Heberto Castillo, 1977.
A partir de la consideración del petróleo como elemento central del desarrollo industrial a finales del siglo XIX, las compañías inglesas y estadounidenses que se convertirían en las grandes trasnacionales que controlarían el siglo XX, establecieron sus intereses en México. Durante la revolución mexicana explotaron los mayores recursos mundiales conocidos entonces en la Huasteca veracruzana. De tal modo, se puede decir que la Primera Guerra Mundial se peleó del lado inglés con petróleo mexicano (López Portillo y Weber, 1975); y que el impacto de sobreexplotación entonces y la etapa que le seguiría terminada la guerra sería tan fuerte que se generó una transformación territorial regional tan profunda, que, como explica Myrna Santiago (2006), se produjo una ecología tan particular en la región que puede caracterizarse como “ecología del petróleo”.
La explotación petrolera era tan importante, que la actualización del principio de propiedad nacional de las tierras y el subsuelo en la Constitución de 1917 fue una de las mayores causas de los reclamos internacionales contra los nuevos regímenes de la Revolución —que unieron a la iglesia católica (Guerra Cristera), los Estados Unidos (Tratados de Bucareli) e Inglaterra en sus reclamaciones por la pérdida de latifundios y de la propiedad absoluta de los campos petroleros.
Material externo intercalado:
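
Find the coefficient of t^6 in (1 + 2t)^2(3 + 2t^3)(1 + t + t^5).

(1 + 2t)^2 has coefficients 1,4,4 for degrees 0…2.
(3 + 2t^3) has coefficients 3,0,0,2,0,0,0 for degrees 0…6.
Finally multiplying by (1 + t + t^5), the product of all factors after the first has coefficients 3,3,0,2,2,3,0 for degrees 0…6.
[t^6] = 1·0 + 4·3 + 4·2 = 20.

20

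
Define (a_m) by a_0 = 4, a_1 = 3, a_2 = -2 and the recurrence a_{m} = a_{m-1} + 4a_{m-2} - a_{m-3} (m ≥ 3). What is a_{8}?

The ordinary generating function has denominator 1 - z - 4z^2 + z^3.
Iterating the recurrence: a_0,…,a_{8} = 4, 3, -2, 6, -5, 21, -5, 84, 43.

43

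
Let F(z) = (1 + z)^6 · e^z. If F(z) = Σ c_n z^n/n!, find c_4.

The EGF product rule gives c_4 = Σ_{k_1+k_2=4} C(4; k_1,k_2) · ∏ g_i(k_i), where (1+z)^6 gives the falling factorial (6)_k; e^z gives (1)^k.
g_1(k) for k = 0…4: 1, 6, 30, 120, 360.
g_2(k) for k = 0…4: 1, 1, 1, 1, 1.
c_4 = Σ_k C(4,k)·g_1(k)·g_2(4−k) = 1·1·1 + 4·6·1 + 6·30·1 + 4·120·1 + 1·360·1 = 1 + 24 + 180 + 480 + 360 = 1045.

1045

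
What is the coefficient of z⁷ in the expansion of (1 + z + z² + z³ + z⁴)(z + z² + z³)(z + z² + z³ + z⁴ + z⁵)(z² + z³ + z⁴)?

(1 + z + z² + z³ + z⁴) has coefficients 1,1,1,1,1 for degrees 0…4.
(z + z² + z³) has coefficients 0,1,1,1,0,0,0,0 for degrees 0…7.
Multiplying by (z + z² + z³ + z⁴ + z⁵) gives running coefficients 0,0,1,2,3,3,3,2 for degrees 0…7.
Finally multiplying by (z² + z³ + z⁴), the product of all factors after the first has coefficients 0,0,0,0,1,3,6,8 for degrees 0…7.
[z⁷] = 1·8 + 1·6 + 1·3 + 1·1 + 1·0 = 18.

18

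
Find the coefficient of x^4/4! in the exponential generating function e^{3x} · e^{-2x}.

1

The EGF product rule gives c_4 = Σ_{k_1+k_2=4} C(4; k_1,k_2) · ∏ g_i(k_i), where e^{3x} gives (3)^k; e^{-2x} gives (-2)^k.
g_1(k) for k = 0…4: 1, 3, 9, 27, 81.
g_2(k) for k = 0…4: 1, -2, 4, -8, 16.
c_4 = Σ_k C(4,k)·g_1(k)·g_2(4−k) = 1·1·16 + 4·3·(-8) + 6·9·4 + 4·27·(-2) + 1·81·1 = 16 − 96 + 216 − 216 + 81 = 1.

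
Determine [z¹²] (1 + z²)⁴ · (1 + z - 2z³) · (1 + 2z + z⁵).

-12

(1 + z²)⁴ has coefficients 1,0,4,0,6,0,4,0,1 for degrees 0…8.
(1 + z - 2z³) has coefficients 1,1,0,-2,0,0,0,0,0,0,0,0,0 for degrees 0…12.
Finally multiplying by (1 + 2z + z⁵), the product of all factors after the first has coefficients 1,3,2,-2,-4,1,1,0,-2,0,0,0,0 for degrees 0…12.
[z¹²] = 1·0 + 4·0 + 6·(-2) + 4·1 + 1·(-4) = -12.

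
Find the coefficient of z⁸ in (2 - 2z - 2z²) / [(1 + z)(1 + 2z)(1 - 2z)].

Partial fractions give a closed form: a_n = (-2/3)·(-1)^n + (5/2)·(-2)^n + (1/6)·2^n.
At n = 8: a_8 = 682.

682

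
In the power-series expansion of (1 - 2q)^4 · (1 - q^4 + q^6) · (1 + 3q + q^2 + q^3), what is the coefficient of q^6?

(1 - 2q)^4 has coefficients 1,-8,24,-32,16 for degrees 0…4.
(1 - q^4 + q^6) has coefficients 1,0,0,0,-1,0,1 for degrees 0…6.
Finally multiplying by (1 + 3q + q^2 + q^3), the product of all factors after the first has coefficients 1,3,1,1,-1,-3,0 for degrees 0…6.
[q^6] = 1·0 − 8·(-3) + 24·(-1) − 32·1 + 16·1 = -16.

-16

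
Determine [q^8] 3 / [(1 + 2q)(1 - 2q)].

The denominator gives the recurrence a_n = 4a_(n−2) for n ≥ 2; the numerator fixes a_0 = 3, a_1 = 0.
Iterating: 3, 0, 12, 0, 48, 0, 192, 0, 768, so a_8 = 768.

768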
Desde entonces, para México, el gobierno y la población, la cuestión petrolera quedó indisolublemente ligada a la cuestión de la soberanía nacional. La mentalidad fortalecida por la expropiación petrolera de 1938 y el convencimiento de que la propiedad colectiva de la empresa estatal monopólica PEMEX y su papel en el mantenimiento de precios subsidiados para los combustibles apoyó el proceso de industrialización vía sustitución de importaciones y la urbanización del país, con tasas de crecimiento cercanas al 8% anual entre 1940 y 1970. La propiedad estatal del petróleo y su control y distribución se identificó como el elemento central del llamado “milagro mexicano” (Hansen, 1989).
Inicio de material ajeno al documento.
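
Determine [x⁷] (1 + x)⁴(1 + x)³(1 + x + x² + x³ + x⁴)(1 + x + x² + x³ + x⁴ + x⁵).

(1 + x)⁴ has coefficients 1,4,6,4,1 for degrees 0…4.
(1 + x)³ has coefficients 1,3,3,1,0,0,0,0 for degrees 0…7.
Multiplying by (1 + x + x² + x³ + x⁴) gives running coefficients 1,4,7,8,8,7,4,1 for degrees 0…7.
Finally multiplying by (1 + x + x² + x³ + x⁴ + x⁵), the product of all factors after the first has coefficients 1,5,12,20,28,35,38,35 for degrees 0…7.
[x⁷] = 1·35 + 4·38 + 6·35 + 4·28 + 1·20 = 529.

529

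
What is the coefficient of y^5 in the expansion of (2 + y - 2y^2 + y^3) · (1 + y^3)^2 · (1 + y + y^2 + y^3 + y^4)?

(2 + y - 2y^2 + y^3) has coefficients 2,1,-2,1 for degrees 0…3.
(1 + y^3)^2 has coefficients 1,0,0,2,0,0 for degrees 0…5.
Finally multiplying by (1 + y + y^2 + y^3 + y^4), the product of all factors after the first has coefficients 1,1,1,3,3,2 for degrees 0…5.
[y^5] = 2·2 + 1·3 − 2·3 + 1·1 = 2.

2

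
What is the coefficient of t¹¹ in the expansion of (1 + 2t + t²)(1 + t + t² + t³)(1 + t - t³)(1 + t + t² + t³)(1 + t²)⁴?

50

(1 + 2t + t²) has coefficients 1,2,1 for degrees 0…2.
(1 + t + t² + t³) has coefficients 1,1,1,1,0,0,0,0,0,0,0,0 for degrees 0…11.
Multiplying by (1 + t - t³) gives running coefficients 1,2,2,1,0,-1,-1,0,0,0,0,0 for degrees 0…11.
Multiplying by (1 + t + t² + t³) gives running coefficients 1,3,5,6,5,2,-1,-2,-2,-1,0,0 for degrees 0…11.
Finally multiplying by (1 + t²)⁴, the product of all factors after the first has coefficients 1,3,9,18,31,44,53,54,45,30,11,-2 for degrees 0…11.
[t¹¹] = 1·(-2) + 2·11 + 1·30 = 50.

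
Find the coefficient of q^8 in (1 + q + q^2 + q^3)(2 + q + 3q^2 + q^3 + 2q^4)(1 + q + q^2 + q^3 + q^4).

(1 + q + q^2 + q^3) has coefficients 1,1,1,1 for degrees 0…3.
(2 + q + 3q^2 + q^3 + 2q^4) has coefficients 2,1,3,1,2,0,0,0,0 for degrees 0…8.
Finally multiplying by (1 + q + q^2 + q^3 + q^4), the product of all factors after the first has coefficients 2,3,6,7,9,7,6,3,2 for degrees 0…8.
[q^8] = 1·2 + 1·3 + 1·6 + 1·7 = 18.

18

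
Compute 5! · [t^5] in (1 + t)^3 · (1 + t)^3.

The EGF product rule gives c_5 = Σ_{k_1+k_2=5} C(5; k_1,k_2) · ∏ g_i(k_i), where (1+t)^3 gives the falling factorial (3)_k; (1+t)^3 gives the falling factorial (3)_k.
g_1(k) for k = 0…5: 1, 3, 6, 6, 0, 0.
g_2(k) for k = 0…5: 1, 3, 6, 6, 0, 0.
c_5 = Σ_k C(5,k)·g_1(k)·g_2(5−k) = 10·6·6 + 10·6·6 = 360 + 360 = 720.

720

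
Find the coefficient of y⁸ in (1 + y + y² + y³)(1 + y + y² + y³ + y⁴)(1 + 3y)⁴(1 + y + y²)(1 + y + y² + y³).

(1 + y + y² + y³) has coefficients 1,1,1,1 for degrees 0…3.
(1 + y + y² + y³ + y⁴) has coefficients 1,1,1,1,1,0,0,0,0 for degrees 0…8.
Multiplying by (1 + 3y)⁴ gives running coefficients 1,13,67,175,256,255,243,189,81 for degrees 0…8.
Multiplying by (1 + y + y²) gives running coefficients 1,14,81,255,498,686,754,687,513 for degrees 0…8.
Finally multiplying by (1 + y + y² + y³), the product of all factors after the first has coefficients 1,15,96,351,848,1520,2193,2625,2640 for degrees 0…8.
[y⁸] = 1·2640 + 1·2625 + 1·2193 + 1·1520 = 8978.

8978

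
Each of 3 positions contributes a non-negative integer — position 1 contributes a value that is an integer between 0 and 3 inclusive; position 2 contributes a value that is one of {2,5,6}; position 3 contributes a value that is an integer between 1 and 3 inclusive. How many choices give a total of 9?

6

The generating function for the choices is (1 + x + x^2 + x^3)·(x^2 + x^5 + x^6)·(x + x^2 + x^3); the count is [x^9].
(1 + x + x^2 + x^3) has coefficients 1,1,1,1 for degrees 0…3.
(x^2 + x^5 + x^6) has coefficients 0,0,1,0,0,1,1,0,0,0 for degrees 0…9.
Finally multiplying by (x + x^2 + x^3), the product of all factors after the first has coefficients 0,0,0,1,1,1,1,2,2,1 for degrees 0…9.
[x^9] = 1·1 + 1·2 + 1·2 + 1·1 = 6.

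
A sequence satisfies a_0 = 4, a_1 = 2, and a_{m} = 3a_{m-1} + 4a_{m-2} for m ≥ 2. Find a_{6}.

The ordinary generating function has denominator 1 - 3t - 4t^2.
Iterating the recurrence: a_0,…,a_{6} = 4, 2, 22, 74, 310, 1226, 4918.

4918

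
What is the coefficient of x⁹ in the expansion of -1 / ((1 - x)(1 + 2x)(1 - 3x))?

-17578

Partial fractions give a closed form: a_n = (1/6)·1^n + (-4/15)·(-2)^n + (-9/10)·3^n.
At n = 9: a_9 = -17578.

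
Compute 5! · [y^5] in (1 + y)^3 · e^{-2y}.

The EGF product rule gives c_5 = Σ_{k_1+k_2=5} C(5; k_1,k_2) · ∏ g_i(k_i), where (1+y)^3 gives the falling factorial (3)_k; e^{-2y} gives (-2)^k.
g_1(k) for k = 0…5: 1, 3, 6, 6, 0, 0.
g_2(k) for k = 0…5: 1, -2, 4, -8, 16, -32.
c_5 = Σ_k C(5,k)·g_1(k)·g_2(5−k) = 1·1·(-32) + 5·3·16 + 10·6·(-8) + 10·6·4 = −32 + 240 − 480 + 240 = -32.

-32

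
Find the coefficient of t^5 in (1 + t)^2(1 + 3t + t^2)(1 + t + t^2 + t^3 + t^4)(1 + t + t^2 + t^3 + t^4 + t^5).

(1 + t)^2 has coefficients 1,2,1 for degrees 0…2.
(1 + 3t + t^2) has coefficients 1,3,1,0,0,0 for degrees 0…5.
Multiplying by (1 + t + t^2 + t^3 + t^4) gives running coefficients 1,4,5,5,5,4 for degrees 0…5.
Finally multiplying by (1 + t + t^2 + t^3 + t^4 + t^5), the product of all factors after the first has coefficients 1,5,10,15,20,24 for degrees 0…5.
[t^5] = 1·24 + 2·20 + 1·15 = 79.

79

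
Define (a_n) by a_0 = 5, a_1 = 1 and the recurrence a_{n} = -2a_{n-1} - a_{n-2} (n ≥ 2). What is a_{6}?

The ordinary generating function has denominator 1 + 2y + y^2.
Iterating the recurrence: a_0,…,a_{6} = 5, 1, -7, 13, -19, 25, -31.

-31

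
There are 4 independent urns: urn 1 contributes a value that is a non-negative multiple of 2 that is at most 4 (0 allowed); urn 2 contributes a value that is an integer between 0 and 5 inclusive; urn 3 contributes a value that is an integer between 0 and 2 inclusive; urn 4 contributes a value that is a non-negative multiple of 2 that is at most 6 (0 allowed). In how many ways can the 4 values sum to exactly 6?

20

The generating function for the choices is (1 + z^2 + z^4)·(1 + z + z^2 + z^3 + z^4 + z^5)·(1 + z + z^2)·(1 + z^2 + z^4 + z^6); the count is [z^6].
(1 + z^2 + z^4) has coefficients 1,0,1,0,1 for degrees 0…4.
(1 + z + z^2 + z^3 + z^4 + z^5) has coefficients 1,1,1,1,1,1,0 for degrees 0…6.
Multiplying by (1 + z + z^2) gives running coefficients 1,2,3,3,3,3,2 for degrees 0…6.
Finally multiplying by (1 + z^2 + z^4 + z^6), the product of all factors after the first has coefficients 1,2,4,5,7,8,9 for degrees 0…6.
[z^6] = 1·9 + 1·7 + 1·4 = 20.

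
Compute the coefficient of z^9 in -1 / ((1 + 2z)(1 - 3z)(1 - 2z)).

Partial fractions give a closed form: a_n = (-1/5)·(-2)^n + (-9/5)·3^n + (1)·2^n.
At n = 9: a_9 = -34815.

-34815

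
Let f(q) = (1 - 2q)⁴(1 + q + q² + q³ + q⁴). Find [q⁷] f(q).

-16

(1 - 2q)⁴ has coefficients 1,-8,24,-32,16 for degrees 0…4.
(1 + q + q² + q³ + q⁴) has coefficients 1,1,1,1,1,0,0,0 for degrees 0…7.
[q⁷] = 1·0 − 8·0 + 24·0 − 32·1 + 16·1 = -16.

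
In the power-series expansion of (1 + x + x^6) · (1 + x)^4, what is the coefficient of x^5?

(1 + x + x^6) has coefficients 1,1,0,0,0,0 for degrees 0…5.
(1 + x)^4 has coefficients 1,4,6,4,1,0 for degrees 0…5.
[x^5] = 1·0 + 1·1 = 1.

1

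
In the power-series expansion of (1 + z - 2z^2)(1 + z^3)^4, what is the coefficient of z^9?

4

(1 + z - 2z^2) has coefficients 1,1,-2 for degrees 0…2.
(1 + z^3)^4 has coefficients 1,0,0,4,0,0,6,0,0,4 for degrees 0…9.
[z^9] = 1·4 + 1·0 − 2·0 = 4.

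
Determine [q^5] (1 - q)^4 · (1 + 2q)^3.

6

(1 - q)^4 has coefficients 1,-4,6,-4,1 for degrees 0…4.
(1 + 2q)^3 has coefficients 1,6,12,8,0,0 for degrees 0…5.
[q^5] = 1·0 − 4·0 + 6·8 − 4·12 + 1·6 = 6.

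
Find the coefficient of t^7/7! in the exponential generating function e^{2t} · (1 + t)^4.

30144

The EGF product rule gives c_7 = Σ_{k_1+k_2=7} C(7; k_1,k_2) · ∏ g_i(k_i), where e^{2t} gives (2)^k; (1+t)^4 gives the falling factorial (4)_k.
g_1(k) for k = 0…7: 1, 2, 4, 8, 16, 32, 64, 128.
g_2(k) for k = 0…7: 1, 4, 12, 24, 24, 0, 0, 0.
c_7 = Σ_k C(7,k)·g_1(k)·g_2(7−k) = 35·8·24 + 35·16·24 + 21·32·12 + 7·64·4 + 1·128·1 = 6720 + 13440 + 8064 + 1792 + 128 = 30144.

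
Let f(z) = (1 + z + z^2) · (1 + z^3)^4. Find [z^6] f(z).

6

(1 + z + z^2) has coefficients 1,1,1 for degrees 0…2.
(1 + z^3)^4 has coefficients 1,0,0,4,0,0,6 for degrees 0…6.
[z^6] = 1·6 + 1·0 + 1·0 = 6.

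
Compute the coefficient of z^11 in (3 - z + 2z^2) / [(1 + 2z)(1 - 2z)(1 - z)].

3412

Partial fractions give a closed form: a_n = (4/3)·(-2)^n + (3)·2^n + (-4/3)·1^n.
At n = 11: a_11 = 3412.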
Justamente, ya en esos tiempos la cuestión petrolera se convertiría en un rubro central de los intereses imperiales y geopolíticos. López Portillo y Weber (1975) señalaron la importancia de que el acceso al petróleo mexicano le daría ventaja a Inglaterra contra Alemania. La carencia de petróleo sería uno de los factores que impulsaría a Japón a su expansión sobre el sudeste asiático para romper su dependencia del petróleo de Estados Unidos. Por ello, Japón intentó destruir la flota americana en el Pacífico: para ganar el tiempo necesario para adueñarse de los campos de Indonesia y Malasia, entonces en manos de Holanda e Inglaterra. Asimismo, la irracional guerra fratricida de El Chaco (1932-1935) en Sudamérica se debió a la competencia de dos empresas (Royal Dutch Shell y Standard Oil) para realizar exploraciones en esa región.
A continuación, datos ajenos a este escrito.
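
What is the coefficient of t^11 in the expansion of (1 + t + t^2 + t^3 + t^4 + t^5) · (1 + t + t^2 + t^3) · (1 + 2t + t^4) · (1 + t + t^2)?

(1 + t + t^2 + t^3 + t^4 + t^5) has coefficients 1,1,1,1,1,1 for degrees 0…5.
(1 + t + t^2 + t^3) has coefficients 1,1,1,1,0,0,0,0,0,0,0,0 for degrees 0…11.
Multiplying by (1 + 2t + t^4) gives running coefficients 1,3,3,3,3,1,1,1,0,0,0,0 for degrees 0…11.
Finally multiplying by (1 + t + t^2), the product of all factors after the first has coefficients 1,4,7,9,9,7,5,3,2,1,0,0 for degrees 0…11.
[t^11] = 1·0 + 1·0 + 1·1 + 1·2 + 1·3 + 1·5 = 11.

11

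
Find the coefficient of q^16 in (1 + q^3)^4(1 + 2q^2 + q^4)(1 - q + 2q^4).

3

(1 + q^3)^4 has coefficients 1,0,0,4,0,0,6,0,0,4,0,0,1 for degrees 0…12.
(1 + 2q^2 + q^4) has coefficients 1,0,2,0,1,0,0,0,0,0,0,0,0,0,0,0,0 for degrees 0…16.
Finally multiplying by (1 - q + 2q^4), the product of all factors after the first has coefficients 1,-1,2,-2,3,-1,4,0,2,0,0,0,0,0,0,0,0 for degrees 0…16.
[q^16] = 1·0 + 4·0 + 6·0 + 4·0 + 1·3 = 3.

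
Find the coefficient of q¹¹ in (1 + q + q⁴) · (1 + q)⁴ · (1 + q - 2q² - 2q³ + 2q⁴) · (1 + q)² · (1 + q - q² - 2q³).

(1 + q + q⁴) has coefficients 1,1,0,0,1 for degrees 0…4.
(1 + q)⁴ has coefficients 1,4,6,4,1,0,0,0,0,0,0,0 for degrees 0…11.
Multiplying by (1 + q - 2q² - 2q³ + 2q⁴) gives running coefficients 1,5,8,0,-13,-11,2,6,2,0,0,0 for degrees 0…11.
Multiplying by (1 + q)² gives running coefficients 1,7,19,21,-5,-37,-33,-1,16,10,2,0 for degrees 0…11.
Finally multiplying by (1 + q - q² - 2q³), the product of all factors after the first has coefficients 1,8,25,31,-17,-101,-107,13,122,93,-2,-40 for degrees 0…11.
[q¹¹] = 1·(-40) + 1·(-2) + 1·13 = -29.

-29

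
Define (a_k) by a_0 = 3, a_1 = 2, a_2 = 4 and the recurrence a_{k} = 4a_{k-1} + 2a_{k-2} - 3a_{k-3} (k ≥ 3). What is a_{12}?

The ordinary generating function has denominator 1 - 4z - 2z^2 + 3z^3.
Iterating the recurrence: a_0,…,a_{12} = 3, 2, 4, 11, 46, 194, 835, 3590, 15448, 66467, 285994, 1230566, 5294851.

5294851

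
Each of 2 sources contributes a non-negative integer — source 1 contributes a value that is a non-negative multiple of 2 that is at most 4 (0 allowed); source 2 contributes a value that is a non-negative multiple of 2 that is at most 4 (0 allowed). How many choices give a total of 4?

The generating function for the choices is (1 + y² + y⁴)·(1 + y² + y⁴); the count is [y⁴].
(1 + y² + y⁴) has coefficients 1,0,1,0,1 for degrees 0…4.
(1 + y² + y⁴) has coefficients 1,0,1,0,1 for degrees 0…4.
[y⁴] = 1·1 + 1·1 + 1·1 = 3.

3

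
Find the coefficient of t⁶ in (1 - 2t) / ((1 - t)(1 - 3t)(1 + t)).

Partial fractions give a closed form: a_n = (1/4)·1^n + (3/8)·3^n + (3/8)·(-1)^n.
At n = 6: a_6 = 274.

274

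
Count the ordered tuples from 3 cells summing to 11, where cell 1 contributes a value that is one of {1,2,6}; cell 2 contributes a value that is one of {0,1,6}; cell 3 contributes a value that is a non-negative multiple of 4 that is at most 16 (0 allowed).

The generating function for the choices is (t + t² + t⁶)·(1 + t + t⁶)·(1 + t⁴ + t⁸ + t¹² + t¹⁶); the count is [t¹¹].
(t + t² + t⁶) has coefficients 0,1,1,0,0,0,1 for degrees 0…6.
(1 + t + t⁶) has coefficients 1,1,0,0,0,0,1,0,0,0,0,0 for degrees 0…11.
Finally multiplying by (1 + t⁴ + t⁸ + t¹² + t¹⁶), the product of all factors after the first has coefficients 1,1,0,0,1,1,1,0,1,1,1,0 for degrees 0…11.
[t¹¹] = 1·1 + 1·1 + 1·1 = 3.

3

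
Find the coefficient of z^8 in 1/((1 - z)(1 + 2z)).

171

Partial fractions give a closed form: a_n = (1/3)·1^n + (2/3)·(-2)^n.
At n = 8: a_8 = 171.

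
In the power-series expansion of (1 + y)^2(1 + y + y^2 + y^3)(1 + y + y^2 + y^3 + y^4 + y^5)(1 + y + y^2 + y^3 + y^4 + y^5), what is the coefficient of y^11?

40

(1 + y)^2 has coefficients 1,2,1 for degrees 0…2.
(1 + y + y^2 + y^3) has coefficients 1,1,1,1,0,0,0,0,0,0,0,0 for degrees 0…11.
Multiplying by (1 + y + y^2 + y^3 + y^4 + y^5) gives running coefficients 1,2,3,4,4,4,3,2,1,0,0,0 for degrees 0…11.
Finally multiplying by (1 + y + y^2 + y^3 + y^4 + y^5), the product of all factors after the first has coefficients 1,3,6,10,14,18,20,20,18,14,10,6 for degrees 0…11.
[y^11] = 1·6 + 2·10 + 1·14 = 40.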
La cuestión geopolítica se libró entonces por la apropiación y uso del combustible extraído del subsuelo, pero explotado siempre bajo las reglas del mercado de venta rápida, para no gastar en almacenamiento y aprovechar los precios altos del momento. La explotación se ejerció siempre como un acto de ocupación colonial veloz y destructivo —incluso al interior de los propios países imperiales como ocurrió en Los Angeles (la zona que hoy se conoce como Beverly Hills, Upton Sinclair, 2008 publicada en 1927) o en Tulsa (ver película Tulsa de 1949). El petróleo se consideró siempre “por naturaleza” una industria extractiva, antes que David Harvey (2009) caracterizara como “extractivismo” al sistema capitalista neoliberal que, según Bauman (2017), “no paga el costo de reproducción social” que le toca, y que, según enseñaba en aula Sergio de la Peña, no es más que un regreso a los métodos de acumulación primitiva de capital.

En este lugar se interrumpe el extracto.